“A 16x16 Red/Green/Blue matrix display driven by shift registers, MOSFETs and a Arduino Pro Micro (old school electronics).
This is an extension to my previous Red/Green Disco Tile. By using Red/Green/Blue 8x8 matrixes, more colors can be displayed. The only change to the circuit of the Red/Green variant was to add another DM13A shift register to handle the cathodes of the blue LEDs in the Red/Green/Blue Matrix. The anodes of the blue LEDs connect to those of the red and green LEDs.
Rather than repeat the description of how a shift register works (see the description of the Red/Green Disco Tile), I would try an explain a technique called Bit Angle Modulation or BAM for short. Before I do that, let’s look at Pulse Width Modulation (PWM) first.
Pulse Width Modulation (PWM)
To light an LED, you can apply a steady current to the LED usually via a resistor to limit the current so the LED doesn’t burn out. You can vary the brightness by varying the current or in this case by varying the resistance. Note that the current following in the LED is continuous.

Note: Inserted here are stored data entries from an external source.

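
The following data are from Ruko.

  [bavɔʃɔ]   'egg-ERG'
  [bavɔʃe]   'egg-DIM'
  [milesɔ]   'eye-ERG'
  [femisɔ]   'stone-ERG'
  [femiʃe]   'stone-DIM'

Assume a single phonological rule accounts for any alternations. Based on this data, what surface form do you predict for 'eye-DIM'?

The root 'stone' surfaces as [femisɔ] and [femiʃe], with a stem-final [s] ~ [ʃ] alternation.
But 'egg' keeps [ʃ] in both environments ([bavɔʃɔ], [bavɔʃe]), so there is no rule changing /ʃ/ to [s] before the ERG suffix.
Therefore /s/ is basic and [ʃ] is derived by palatalization before a front vowel (/s/ becomes palato-alveolar [ʃ] before a front vowel).
From [milesɔ] the stem 'eye' is /miles/; before a front vowel this yields [mileʃe].

[mileʃe]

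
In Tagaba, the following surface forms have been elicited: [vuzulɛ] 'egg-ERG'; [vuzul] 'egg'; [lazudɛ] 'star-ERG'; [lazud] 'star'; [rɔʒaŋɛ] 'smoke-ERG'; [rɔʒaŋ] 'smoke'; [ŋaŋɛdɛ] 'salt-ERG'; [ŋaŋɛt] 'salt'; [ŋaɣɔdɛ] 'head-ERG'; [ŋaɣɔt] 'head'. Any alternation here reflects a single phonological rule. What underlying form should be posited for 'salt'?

The root 'salt' surfaces as [ŋaŋɛdɛ] and [ŋaŋɛt], with a stem-final [d] ~ [t] alternation.
If /d/ were underlying and a rule turned it into [t] in isolation, 'star' would also alternate; but it has [d] in both [lazudɛ] and [lazud].
The alternation reflects intervocalic voicing: voiceless stops become voiced between vowels. /t/ is underlying.

/ŋaŋɛt/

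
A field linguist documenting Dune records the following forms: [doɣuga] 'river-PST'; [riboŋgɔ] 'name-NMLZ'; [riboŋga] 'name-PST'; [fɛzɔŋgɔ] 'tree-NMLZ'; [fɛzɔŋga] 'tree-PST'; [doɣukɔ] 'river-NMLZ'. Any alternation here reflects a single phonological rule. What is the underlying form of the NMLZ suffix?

/-kɔ/

The NMLZ morpheme has two allomorphs, [-gɔ] and [-kɔ].
The PST suffix, which begins with [g], is invariant after every stem; so [g] is not altered by any rule here.
So the underlying form is /-kɔ/, and voiceless stops become voiced after a nasal.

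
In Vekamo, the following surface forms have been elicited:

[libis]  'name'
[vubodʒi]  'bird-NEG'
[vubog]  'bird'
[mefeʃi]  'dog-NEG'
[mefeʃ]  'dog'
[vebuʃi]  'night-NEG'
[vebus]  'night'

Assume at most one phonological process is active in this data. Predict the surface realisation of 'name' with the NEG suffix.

[libiʃi]

In [vebuʃi] and [vebus] the final segment of 'night' alternates: [ʃ] ~ [s].
If /ʃ/ were underlying and a rule turned it into [s] in isolation, 'dog' would also alternate; but it has [ʃ] in both [mefeʃi] and [mefeʃ].
The alternation reflects palatalization before a front vowel: /g/ and /s/ become palato-alveolar [dʒ] and [ʃ] before a front vowel. /s/ is underlying.
From [libis] the stem 'name' is /libis/; before a front vowel this yields [libiʃi].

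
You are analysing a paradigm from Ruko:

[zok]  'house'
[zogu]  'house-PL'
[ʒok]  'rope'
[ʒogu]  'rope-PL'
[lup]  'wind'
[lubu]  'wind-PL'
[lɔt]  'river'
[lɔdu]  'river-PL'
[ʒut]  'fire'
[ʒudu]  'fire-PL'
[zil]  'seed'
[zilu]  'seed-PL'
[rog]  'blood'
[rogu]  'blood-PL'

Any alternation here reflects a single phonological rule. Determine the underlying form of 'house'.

In [zok] and [zogu] the final segment of 'house' alternates: [k] ~ [g].
The stem 'blood' ([rog], [rogu]) shows [g] unchanged in both environments, so [g] cannot be basic with [k] derived in isolation.
So /k/ is underlying, and a rule of intervocalic voicing — voiceless stops become voiced between vowels — gives [g].

/zok/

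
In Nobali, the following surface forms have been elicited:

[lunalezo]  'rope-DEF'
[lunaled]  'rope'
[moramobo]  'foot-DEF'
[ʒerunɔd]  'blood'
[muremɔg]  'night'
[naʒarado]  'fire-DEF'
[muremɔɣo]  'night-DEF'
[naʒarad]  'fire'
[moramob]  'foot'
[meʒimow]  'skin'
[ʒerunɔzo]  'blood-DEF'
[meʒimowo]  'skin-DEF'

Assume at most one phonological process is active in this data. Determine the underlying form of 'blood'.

/ʒerunɔz/

The root 'blood' surfaces as [ʒerunɔd] and [ʒerunɔzo], with a stem-final [d] ~ [z] alternation.
The stem 'fire' ([naʒarad], [naʒarado]) shows [d] unchanged in both environments, so [d] cannot be basic with [z] derived before the DEF suffix.
The underlying segment must be /z/; voiced fricatives become stops word-finally, yielding [d] there.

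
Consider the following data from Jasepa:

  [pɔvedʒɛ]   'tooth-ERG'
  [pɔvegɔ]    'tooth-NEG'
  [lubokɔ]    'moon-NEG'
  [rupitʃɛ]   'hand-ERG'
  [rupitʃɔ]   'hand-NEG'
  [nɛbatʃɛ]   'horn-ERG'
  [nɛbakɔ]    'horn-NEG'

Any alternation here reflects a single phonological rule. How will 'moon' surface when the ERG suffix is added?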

In Pulse Width Modulation, the current is switched on and off at a speed that our eyes/brain see as a continuous light. This is called Persistence Of Vision (POV). By switching on and off the LED very quickly, the brightness of that LED will depend on the length of the ON state compared to the OFF state. For example and LED that is only on for 50% of the time period will be half as bright as one that is on for 100% of the time period.

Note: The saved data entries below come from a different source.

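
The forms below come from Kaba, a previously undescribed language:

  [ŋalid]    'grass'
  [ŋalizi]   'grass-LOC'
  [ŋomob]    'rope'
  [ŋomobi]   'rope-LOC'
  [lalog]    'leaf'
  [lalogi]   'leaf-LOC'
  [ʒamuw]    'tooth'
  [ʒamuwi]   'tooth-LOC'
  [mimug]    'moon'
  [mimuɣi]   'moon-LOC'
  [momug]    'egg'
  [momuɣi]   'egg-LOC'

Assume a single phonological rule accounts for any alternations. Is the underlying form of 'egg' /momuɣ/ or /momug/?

The stem for 'egg' ends in [g] in [momug] but [ɣ] in [momuɣi].
But 'leaf' keeps [g] in both environments ([lalog], [lalogi]), so there is no rule changing /g/ to [ɣ] before the LOC suffix.
So /ɣ/ is underlying, and a rule of word-final hardening — voiced fricatives become stops word-finally — gives [g].

/momuɣ/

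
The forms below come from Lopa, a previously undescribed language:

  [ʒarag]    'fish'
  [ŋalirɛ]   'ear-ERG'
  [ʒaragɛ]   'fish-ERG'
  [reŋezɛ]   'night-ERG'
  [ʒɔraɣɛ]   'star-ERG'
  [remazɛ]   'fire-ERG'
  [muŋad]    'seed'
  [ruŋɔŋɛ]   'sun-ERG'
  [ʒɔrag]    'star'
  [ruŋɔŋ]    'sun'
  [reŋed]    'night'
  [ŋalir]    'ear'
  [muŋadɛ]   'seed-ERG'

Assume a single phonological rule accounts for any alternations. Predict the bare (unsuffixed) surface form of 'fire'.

[remad]

The root 'night' surfaces as [reŋezɛ] and [reŋed], with a stem-final [z] ~ [d] alternation.
But 'seed' keeps [d] in both environments ([muŋadɛ], [muŋad]), so there is no rule changing /d/ to [z] before the ERG suffix.
The alternation reflects word-final hardening: voiced fricatives become stops word-finally. /z/ is underlying.
From [remazɛ] the stem 'fire' is /remaz/; word-finally this yields [remad].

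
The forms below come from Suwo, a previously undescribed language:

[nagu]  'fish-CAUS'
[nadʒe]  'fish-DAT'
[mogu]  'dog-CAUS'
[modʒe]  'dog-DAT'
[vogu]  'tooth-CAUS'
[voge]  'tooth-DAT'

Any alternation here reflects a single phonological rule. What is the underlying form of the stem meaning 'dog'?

In [mogu] and [modʒe] the final segment of 'dog' alternates: [g] ~ [dʒ].
But 'tooth' keeps [g] in both environments ([vogu], [voge]), so there is no rule changing /g/ to [dʒ] before the DAT suffix.
The underlying segment must be /dʒ/; palato-alveolar /dʒ/ becomes [g] when no front vowel follows, yielding [g] there.
The underlying form of 'dog' is therefore /modʒ/.

/modʒ/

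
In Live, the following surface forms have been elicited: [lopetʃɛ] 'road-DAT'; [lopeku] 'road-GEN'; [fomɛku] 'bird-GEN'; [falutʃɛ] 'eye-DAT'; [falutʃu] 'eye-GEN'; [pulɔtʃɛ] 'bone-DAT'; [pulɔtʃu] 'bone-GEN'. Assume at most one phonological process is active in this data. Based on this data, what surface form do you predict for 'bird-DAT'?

[fomɛtʃɛ]

'road' shows [tʃ] ~ [k] at the end of the stem ([lopetʃɛ] vs [lopeku]).
Compare 'eye', with invariant [tʃ] in [falutʃɛ] and [falutʃu]: an analysis with underlying /tʃ/ and a rule producing [k] before the GEN suffix would wrongly predict alternation here too.
The alternation reflects palatalization before a front vowel: /k/ becomes palato-alveolar [tʃ] before a front vowel. /k/ is underlying.
From [fomɛku] the stem 'bird' is /fomɛk/; before a front vowel this yields [fomɛtʃɛ].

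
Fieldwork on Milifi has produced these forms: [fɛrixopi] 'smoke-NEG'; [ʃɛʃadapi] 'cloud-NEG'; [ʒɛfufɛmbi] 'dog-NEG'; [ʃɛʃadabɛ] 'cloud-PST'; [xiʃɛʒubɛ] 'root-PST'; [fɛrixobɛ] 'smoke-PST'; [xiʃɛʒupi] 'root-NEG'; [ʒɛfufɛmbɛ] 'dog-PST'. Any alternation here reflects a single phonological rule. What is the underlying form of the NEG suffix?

The NEG suffix surfaces as [-bi] and [-pi], depending on the final segment of the stem.
By contrast the PST suffix keeps its initial [b] throughout — that segment must be underlying.
The NEG suffix is therefore /-pi/ underlyingly, with post-nasal voicing: voiceless stops become voiced after a nasal.

/-pi/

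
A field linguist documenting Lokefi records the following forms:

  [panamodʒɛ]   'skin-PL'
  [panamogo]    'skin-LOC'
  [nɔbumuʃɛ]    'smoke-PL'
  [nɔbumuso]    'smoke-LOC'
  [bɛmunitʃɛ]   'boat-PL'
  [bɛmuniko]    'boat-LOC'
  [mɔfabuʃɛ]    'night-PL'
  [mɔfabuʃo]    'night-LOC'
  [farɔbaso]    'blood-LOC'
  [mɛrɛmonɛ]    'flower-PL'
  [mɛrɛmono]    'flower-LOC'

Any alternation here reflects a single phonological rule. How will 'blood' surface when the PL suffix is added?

The stem for 'smoke' ends in [ʃ] in [nɔbumuʃɛ] but [s] in [nɔbumuso].
Compare 'night', with invariant [ʃ] in [mɔfabuʃɛ] and [mɔfabuʃo]: an analysis with underlying /ʃ/ and a rule producing [s] before the LOC suffix would wrongly predict alternation here too.
The underlying segment must be /s/; /k/, /g/ and /s/ become palato-alveolar [tʃ], [dʒ] and [ʃ] before a front vowel, yielding [ʃ] there.
The one attested form of 'blood', [farɔbaso], shows underlying /farɔbas/. Applying the same rule before a front vowel gives [farɔbaʃɛ].

[farɔbaʃɛ]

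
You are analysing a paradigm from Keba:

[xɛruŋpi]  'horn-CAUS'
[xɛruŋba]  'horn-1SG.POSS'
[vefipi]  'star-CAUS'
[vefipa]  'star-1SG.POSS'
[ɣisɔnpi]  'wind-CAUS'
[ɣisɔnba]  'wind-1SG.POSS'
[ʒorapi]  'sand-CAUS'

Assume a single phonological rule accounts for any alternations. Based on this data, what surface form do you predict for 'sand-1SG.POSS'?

The 1SG.POSS suffix surfaces as [-ba] and [-pa], depending on the final segment of the stem.
The CAUS suffix, which begins with [p], is invariant after every stem; so [p] is not altered by any rule here.
The 1SG.POSS suffix is therefore /-ba/ underlyingly, with post-vocalic devoicing: voiced stops become voiceless after a vowel.
After 'sand', which ends in a vowel, the suffix surfaces as [-pa], giving [ʒorapa].

[ʒorapa]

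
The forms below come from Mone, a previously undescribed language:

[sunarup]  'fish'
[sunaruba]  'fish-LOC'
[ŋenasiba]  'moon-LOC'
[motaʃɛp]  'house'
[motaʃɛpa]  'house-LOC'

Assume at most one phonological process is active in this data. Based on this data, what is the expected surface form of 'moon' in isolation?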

Note that in PWM the full cycle time is constant. If one full cycle is broken down into 256 points, then a setting of 128 means a 50% duty cycle. This is what the function AnalogWrite is doing when you control a servo using a PWM enabled pin on an Arduino.

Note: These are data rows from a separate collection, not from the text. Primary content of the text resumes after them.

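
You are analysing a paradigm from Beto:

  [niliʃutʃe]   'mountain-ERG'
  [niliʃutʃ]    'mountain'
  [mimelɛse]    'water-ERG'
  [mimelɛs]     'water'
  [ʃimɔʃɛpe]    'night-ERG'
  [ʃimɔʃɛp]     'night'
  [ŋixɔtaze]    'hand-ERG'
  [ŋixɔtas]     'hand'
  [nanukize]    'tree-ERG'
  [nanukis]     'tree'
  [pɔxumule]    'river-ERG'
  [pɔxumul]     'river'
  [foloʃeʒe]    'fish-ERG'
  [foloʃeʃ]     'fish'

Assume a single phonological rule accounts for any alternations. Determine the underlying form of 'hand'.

The stem for 'hand' ends in [z] in [ŋixɔtaze] but [s] in [ŋixɔtas].
The stem 'water' ([mimelɛse], [mimelɛs]) shows [s] unchanged in both environments, so [s] cannot be basic with [z] derived before the ERG suffix.
The underlying segment must be /z/; voiced obstruents become voiceless word-finally, yielding [s] there.
So 'hand' = /ŋixɔtaz/.

/ŋixɔtaz/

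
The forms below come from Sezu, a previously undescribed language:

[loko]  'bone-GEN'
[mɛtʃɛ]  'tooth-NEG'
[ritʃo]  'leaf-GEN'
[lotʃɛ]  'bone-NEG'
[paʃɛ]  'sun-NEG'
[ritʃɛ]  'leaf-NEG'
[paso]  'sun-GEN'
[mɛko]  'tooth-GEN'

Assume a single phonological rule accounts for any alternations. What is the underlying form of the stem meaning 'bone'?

/lok/

The root 'bone' surfaces as [lotʃɛ] and [loko], with a stem-final [tʃ] ~ [k] alternation.
The stem 'leaf' ([ritʃɛ], [ritʃo]) shows [tʃ] unchanged in both environments, so [tʃ] cannot be basic with [k] derived before the GEN suffix.
So /k/ is underlying, and a rule of palatalization before a front vowel — /k/ and /s/ become palato-alveolar [tʃ] and [ʃ] before a front vowel — gives [tʃ].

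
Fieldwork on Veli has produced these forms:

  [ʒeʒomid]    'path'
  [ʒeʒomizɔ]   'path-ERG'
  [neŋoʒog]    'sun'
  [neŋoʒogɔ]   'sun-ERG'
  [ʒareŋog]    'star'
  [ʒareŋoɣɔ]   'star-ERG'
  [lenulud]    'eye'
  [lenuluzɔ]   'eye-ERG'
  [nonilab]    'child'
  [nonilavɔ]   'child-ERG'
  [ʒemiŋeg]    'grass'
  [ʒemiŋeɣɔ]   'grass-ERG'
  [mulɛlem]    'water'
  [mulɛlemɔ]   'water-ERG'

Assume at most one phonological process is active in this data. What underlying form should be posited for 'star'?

/ʒareŋoɣ/

In [ʒareŋog] and [ʒareŋoɣɔ] the final segment of 'star' alternates: [g] ~ [ɣ].
But 'sun' keeps [g] in both environments ([neŋoʒog], [neŋoʒogɔ]), so there is no rule changing /g/ to [ɣ] before the ERG suffix.
So /ɣ/ is underlying, and a rule of word-final hardening — voiced fricatives become stops word-finally — gives [g].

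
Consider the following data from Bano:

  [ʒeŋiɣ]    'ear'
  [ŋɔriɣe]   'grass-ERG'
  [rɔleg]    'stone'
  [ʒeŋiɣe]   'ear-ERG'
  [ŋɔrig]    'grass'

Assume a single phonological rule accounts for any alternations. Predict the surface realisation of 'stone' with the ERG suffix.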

By controlling the brightness of each red, green and blue LEDs inside the RGB LED, you can fool the eye in seeing a wider range of colors than just the 3 primary colors.
Bit Angle Modulation (BAM)
BAM differs in that the ON time isn’t always done as a single duty cycle. BAM follows a binary pattern.
Because the matrix has only three 16-bit Shift Registers, it can only have 48 columns (16 red, 16 green and 16 blue). This means it also must have 16 rows that are need to be multiplexed. That is each row must be displayed in turn at a speed fast enough to maintain persistence of vision.
Using PWM, all 768 LEDs (256 Red, 256 Green and 256 Blue) would need their associated PWM brightness value tested against the duty cycle counter. Because there are 16 rows to refresh, the loop in the code that refreshes the shift registers must run 16 times faster than the minimum period of the duty cycle timer. Also on each iteration of the loop, it needs to push 48 bits through the shift registers.
However by using BAM, the timing isn’t so critical because it doesn’t need a duty cycle timer. The final code uses 4 bit BAM allowing each LED to have up to 16 brightness levels (16 bit duty cycle). The main loop cycles through the 16 rows. Before each column value is shifted out, it is compared to the current BAM bits to see it should be switched off.”